Unser Abschiedsfest am letzten Abend war der krönende Abschluss. Die ganz Zeit hatten wir zwischendurch dafür geübt. Vor allen Gastschülern und ihren Eltern sangen wir Lieder und tanzten am Ende zusammen die Annemarie-Polka. Das ist schon fast Tradition.
Als es nun soweit war und wir alle aufbrechen mussten, schossen wir noch ein letztes Foto zusammen vor der Schule. Wir bedankten uns auch ein letztes Mal für die unaufhörliche, gigantische, unbeschreibliche Gastfreundlichkeit. Wir waren alle dankbar dafür, dass wir so gut aufgenommen wurden und für die wunderschöne Zeit. Über unzählige Gesichter flossen Tränen, denn der Abschied stand an.
Sogar die Eltern der Schüler weinten. Für uns alle war das die höchste Form der Freundschaft und der Zusammengehörigkeit zweier Kulturen. Wir haben ein Seil gespannt, eine Brücke gebaut, zwischen zwei so unterschiedlichen Ländern, wie sie verschiedener gar nicht sein können. Wir haben uns alle wohlgefühlt, mit den Gastschülern sowie in ihren Familien.
Wir alle haben viel dazugelernt über die andere Kultur, die Regeln, die Menschen dort. Aber ein paar von uns haben auch schätzen gelernt, in was für einem tollen Land wir leben. Auch wenn es dort sehr schön war, bin ich froh wieder zu Hause bei meinen Eltern zu sein und mein deutsches Essen auf dem Teller zu haben.

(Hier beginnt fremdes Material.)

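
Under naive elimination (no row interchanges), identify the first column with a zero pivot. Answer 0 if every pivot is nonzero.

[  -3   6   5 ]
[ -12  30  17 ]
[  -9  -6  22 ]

Naive forward elimination:
R2 <- R2 - (4)*R1:  [  0   6  -3 ]
R3 <- R3 - (3)*R1:  [   0  -24    7 ]
R3 <- R3 - (-4)*R2:  [  0   0  -5 ]
All pivots nonzero; naive elimination completes without hitting a zero pivot.

first zero-pivot column = 0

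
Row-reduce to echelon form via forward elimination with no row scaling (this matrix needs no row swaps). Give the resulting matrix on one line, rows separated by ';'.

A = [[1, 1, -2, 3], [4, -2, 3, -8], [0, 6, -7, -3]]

Forward elimination:
R2 <- R2 - (4)*R1:  [   0   -6   11  -20 ]
R3 <- R3 - (-1)*R2:  [   0    0    4  -23 ]
Row echelon form:
[ 1   1  -2    3 ]
[ 0  -6  11  -20 ]
[ 0   0   4  -23 ]

REF = [1 1 -2 3; 0 -6 11 -20; 0 0 4 -23]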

Die Zeit in China hat mich viel zum Nachdenken angeregt, sowohl über die Kulturen, die Denkweise anderer Menschen in anderen Ländern, und mit wieviel Respekt sie miteinander umgehen. Aber auch über mich, über meine Eltern, wie viele Dinge zwischen allen Menschen, egal in welchem Land sie leben, dann doch gleich sind.

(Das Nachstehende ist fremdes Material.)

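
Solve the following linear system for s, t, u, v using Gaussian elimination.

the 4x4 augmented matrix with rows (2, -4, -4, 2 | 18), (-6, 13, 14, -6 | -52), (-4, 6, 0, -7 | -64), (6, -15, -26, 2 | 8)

(3, -4, 3, 4)

Forward elimination on [A|b]:
R2 <- R2 - (-3)*R1:  [ 0  1  2  0  2 ]
R3 <- R3 - (-2)*R1:  [   0   -2   -8   -3  -28 ]
R4 <- R4 - (3)*R1:  [   0   -3  -14   -4  -46 ]
R3 <- R3 - (-2)*R2:  [   0    0   -4   -3  -24 ]
R4 <- R4 - (-3)*R2:  [   0    0   -8   -4  -40 ]
R4 <- R4 - (2)*R3:  [ 0  0  0  2  8 ]
Row echelon form:
[ 2  -4  -4   2  |   18 ]
[ 0   1   2   0  |    2 ]
[ 0   0  -4  -3  |  -24 ]
[ 0   0   0   2  |    8 ]
Back-substitution:
v = (8) / 2 = 4
u = (-24 - (-3)*(4)) / -4 = 3
t = (2 - (2)*(3)) / 1 = -4
s = (18 - (-4)*(-4) - (-4)*(3) - (2)*(4)) / 2 = 3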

Die Reise hat uns alle einen Schritt voran gebracht in unserem Verständnis gegenüber anderen Menschen, Kulturen. Die geschlossenen Freundschaften werden sicherlich lange erhalten bleiben. Wir freuen uns schon sehr auf den Sommer 2018, wenn wir uns alle bei uns in Brandenburg wiedersehen.